In an order released July 20 by the Louisiana Supreme Court, attorney John E. Settle Jr. was “suspended from the practice of law on an interim basis … pending further orders of this court.” 

The order notes that the suspension is for “threat of harm.”

The interim suspension is in line with such complaints from the Office of Disciplinary Council (ODC). 

“He was suspended on an interim basis, that usually means there was some sort of threat of harm to clients,” Dane Ciolino, a professor of legal ethics and Loyola University College of Law in New Orleans, told the Louisiana Record. “Because there was a threat of harm to clients, there’s no telling what it is, they never post much detail about it. You see several of those every year.”

Settle can seek to have the order of suspension dissolved or modified, in which case the ODC will have five days to respond, and the Supreme Court will choose how to act on the motion.

Otherwise, “the disciplinary proceeding is going to move forward and it’s going to be resolved after a hearing, and the Louisiana Supreme Court will ultimately make a decision,” Ciolino said.

If the court finds the allegations against Settle are valid, it can choose what form of discipline it wishes to impose on the attorney. 

“No fine,” said Ciolino. “What we’re looking at is either suspension or disbarment, or perhaps even a permanent disbarment, given his prior disciplinary history.”
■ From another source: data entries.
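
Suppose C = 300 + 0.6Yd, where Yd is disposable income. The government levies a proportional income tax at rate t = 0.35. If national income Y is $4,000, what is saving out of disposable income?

Yd = (1 − 0.35)(4000) = 0.65(4000) = 2600
C = 300 + 0.6(2600) = 300 + 1560 = 1860
S = Yd − C = 2600 − 1860 = 740

S = 740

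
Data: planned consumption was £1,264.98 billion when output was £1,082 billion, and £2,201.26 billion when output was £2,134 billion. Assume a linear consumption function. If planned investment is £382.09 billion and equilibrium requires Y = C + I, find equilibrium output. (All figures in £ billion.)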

That history includes a suspension for a year and a day in 2012 as a result of two DWI arrests and a six-month suspension in October 2016 for violating a recovery agreement and testing positive for alcohol.

The ODC will appoint a trustee to ensure all of Settle’s clients’ interests are protected. If Settle is ultimately disbarred, Ciolino said “another lawyer will be appointed to his cases by the Louisiana Supreme Court.”